Art produced by members of Disability Recreation Unity Movement (DRUM) will be on show at the charity’s open day at Parkgate Community Centre, Southwold Road, Watford, from 11am until 3.30pm on Saturday, June 7.

DRUM is a group which offers support, activities and a place to go for people who have acquired a disability through a sudden accident or illness such as a stroke, Parkinsons or multiple sclerosis.

Art sessions, held four mornings a week at the community centre, are led by local artists Kathy Foster and Emma Shaw.

Kathy said: "The theme for the current DRUM project ‘Lights, Camera, Action, is inspired by film.

"From the beginning, the ideas began pouring out into drawings and paintings and these have formed the basis of some very individual works on paper and canvas, including a whole new image for some of the film stars of yesteryear, no longer in black and white but in the brightest neon colours."

As part of the project some member’s have also been working with creative writing volunteer Mike Loveday.

He said: "Our aim with the creative writing produced for this exhibition was to complement the amazing output of drawings and paintings and art objects created by DRUM members in weekly art classes, on the theme of The Movies."

DRUM, celebrating its 20th anniversary this year, was set up by a small group of physically disabled volunteers and now has more than 60 members and provides a break to in excess of 100 unpaid carers every week.

The charity is "user-led" and the trustees and management committee are all disabled members, carers and volunteers. Day services are run by part time staff, tutors and volunteers, many of whom are students from West Herts College and local secondary schools, who were first introduced to DRUM via work experience.

One member, Christine Punt, said: "I first attended a few years ago at a very low point in my life. It was the answer to my needs at that time and I haven’t looked back since.

"DRUM is like an extension of my family - an open door to friendship. I look forward to the art sessions and spending time with the friends that I’ve made."

In addition to art sessions there are Yoga and Tai Chi classes providing regular exercise which can help improve muscle tone, mobility and reduce stress. There are also drama, music and creative writing workshops, days out and social events.

Core funding is provided by Hertfordshire County Council, but DRUM funds all the other costs, almost £50,000 per year, through membership fees, small grant applications, donations and fundraising.

Chairman Malcolm Cracknell said: "We don’t have the resources to employ fundraisers but we are incredibly fortunate to have a fantastic team who work many hours on a voluntary basis to raise the funds needed to keep the service going."

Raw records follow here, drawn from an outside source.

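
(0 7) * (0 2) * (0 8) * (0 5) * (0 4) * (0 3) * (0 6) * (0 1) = (0 7 2 8 5 4 3 6 1)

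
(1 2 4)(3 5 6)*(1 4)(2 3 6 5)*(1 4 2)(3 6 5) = (1 6 5 3)(2 4)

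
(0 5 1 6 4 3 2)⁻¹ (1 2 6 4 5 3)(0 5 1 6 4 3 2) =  (0 4 3 1 2 6)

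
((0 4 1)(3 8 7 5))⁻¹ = (0 1 4)(3 5 7 8)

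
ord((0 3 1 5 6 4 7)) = 7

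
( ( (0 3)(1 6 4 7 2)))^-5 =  (0 3)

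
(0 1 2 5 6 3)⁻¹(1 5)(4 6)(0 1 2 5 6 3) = (2 6)(3 4)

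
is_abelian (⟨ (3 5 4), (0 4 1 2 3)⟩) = no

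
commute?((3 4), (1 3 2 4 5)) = no:(3 4) * (1 3 2 4 5) = (1 3 5)(2 4), (1 3 2 4 5) * (3 4) = (1 4 5)(2 3)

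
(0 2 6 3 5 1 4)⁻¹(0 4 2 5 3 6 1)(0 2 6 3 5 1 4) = (0 6 1 5 3 4 2)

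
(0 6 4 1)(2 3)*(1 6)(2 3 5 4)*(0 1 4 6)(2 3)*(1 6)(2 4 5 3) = (0 5 1 6 2 3 4)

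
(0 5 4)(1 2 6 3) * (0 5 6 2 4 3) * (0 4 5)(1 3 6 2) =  (0 2 1 5 6 4)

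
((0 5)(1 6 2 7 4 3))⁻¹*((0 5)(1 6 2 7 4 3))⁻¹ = (1 4 2)(3 7 6)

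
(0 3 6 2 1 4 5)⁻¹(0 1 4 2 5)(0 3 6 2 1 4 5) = (0 3 4 5 1)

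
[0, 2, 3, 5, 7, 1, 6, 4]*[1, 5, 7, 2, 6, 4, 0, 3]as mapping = [0→1, 1→7, 2→2, 3→4, 4→3, 5→5, 6→0, 7→6]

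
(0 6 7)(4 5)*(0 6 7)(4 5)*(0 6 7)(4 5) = (4 5)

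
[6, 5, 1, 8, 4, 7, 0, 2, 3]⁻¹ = [6, 2, 7, 8, 4, 1, 0, 5, 3]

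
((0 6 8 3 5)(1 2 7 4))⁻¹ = (0 5 3 8 6)(1 4 7 2)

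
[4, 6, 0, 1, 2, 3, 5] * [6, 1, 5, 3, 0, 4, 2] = [0, 2, 6, 1, 5, 3, 4]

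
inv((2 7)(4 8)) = (2 7)(4 8)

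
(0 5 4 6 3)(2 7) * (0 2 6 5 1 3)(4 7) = (0 1 3 2 4 5 7 6)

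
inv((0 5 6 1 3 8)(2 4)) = (0 8 3 1 6 5)(2 4)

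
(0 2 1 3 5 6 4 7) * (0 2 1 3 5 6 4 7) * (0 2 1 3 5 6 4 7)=(0 3 4 2 5 7 1 6)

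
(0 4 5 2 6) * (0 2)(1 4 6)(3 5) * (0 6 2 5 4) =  (0 2 1)(3 4)(5 6)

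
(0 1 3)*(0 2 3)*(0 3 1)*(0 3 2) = (0 3)(1 2)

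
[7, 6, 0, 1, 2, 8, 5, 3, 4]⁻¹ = [2, 3, 4, 7, 8, 6, 1, 0, 5]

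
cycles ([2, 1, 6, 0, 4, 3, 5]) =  (0 2 6 5 3)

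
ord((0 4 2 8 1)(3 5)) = 10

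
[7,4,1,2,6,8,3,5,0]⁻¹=[8,2,3,6,1,7,4,0,5]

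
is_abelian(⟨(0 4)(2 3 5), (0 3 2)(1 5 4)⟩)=no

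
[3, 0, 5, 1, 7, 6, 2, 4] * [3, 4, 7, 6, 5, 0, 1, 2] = [6, 3, 0, 4, 2, 1, 7, 5]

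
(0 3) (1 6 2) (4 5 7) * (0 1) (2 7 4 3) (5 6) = (0 2) (1 5 4 6 7 3) 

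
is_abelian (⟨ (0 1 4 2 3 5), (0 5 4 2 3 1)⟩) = no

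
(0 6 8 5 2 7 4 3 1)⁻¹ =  (0 1 3 4 7 2 5 8 6)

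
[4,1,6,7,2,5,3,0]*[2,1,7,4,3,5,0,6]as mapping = [0→3,1→1,2→0,3→6,4→7,5→5,6→4,7→2]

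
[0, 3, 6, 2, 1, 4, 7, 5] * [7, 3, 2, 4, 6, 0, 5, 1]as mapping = [0→7, 1→4, 2→5, 3→2, 4→3, 5→6, 6→1, 7→0]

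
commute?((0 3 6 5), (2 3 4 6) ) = no:(0 3 6 5) * (2 3 4 6) = (0 4 6 5) (2 3), (2 3 4 6) * (0 3 6 5) = (0 3 4 5) (2 6) 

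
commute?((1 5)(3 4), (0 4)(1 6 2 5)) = no:(1 5)(3 4)*(0 4)(1 6 2 5) = (0 4 3)(2 5 6), (0 4)(1 6 2 5)*(1 5)(3 4) = (0 3 4)(1 6 2)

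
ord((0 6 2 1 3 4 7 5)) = 8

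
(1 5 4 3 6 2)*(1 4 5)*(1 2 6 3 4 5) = (1 2 5)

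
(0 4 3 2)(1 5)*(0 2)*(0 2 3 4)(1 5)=(2 3)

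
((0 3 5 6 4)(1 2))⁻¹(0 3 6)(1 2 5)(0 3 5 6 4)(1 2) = (1 6 2)(3 5 4)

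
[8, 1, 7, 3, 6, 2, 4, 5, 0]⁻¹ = [8, 1, 5, 3, 6, 7, 4, 2, 0]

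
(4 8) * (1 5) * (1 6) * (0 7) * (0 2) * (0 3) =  (0 7 2 3)(1 5 6)(4 8)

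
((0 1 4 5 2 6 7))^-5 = (0 4 2 7 1 5 6)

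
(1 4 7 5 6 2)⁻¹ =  (1 2 6 5 7 4)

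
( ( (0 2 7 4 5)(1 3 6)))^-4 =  (0 2 7 4 5)(1 6 3)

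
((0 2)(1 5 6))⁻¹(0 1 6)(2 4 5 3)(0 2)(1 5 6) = (0 4 6 3)(1 2 5)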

Manager Sarah Sullivan has been with the charity for 13 years and said: "Many first come feeling very low, as they feel like their whole world has been turned up-side-down by a sudden disability or as their circumstances change as their condition gets worse.

Watford Observer:

Quadrophenia by Mel Gorman.

"DRUM offers a varied range of activities and we try to keep our costs as low as possible so that our members can attend more than once a week if they choose to, reducing isolation and providing more support to carers.

"There isn’t another service like DRUM in the area which is why we don’t concentrate on one particular condition and welcome anyone, over the age of 18, with any physical and/or sensory disability."

The exhibition will be opened by Watford MP Richard Harrington. Entrance is free and art work and refreshments will be on sale to raise funds.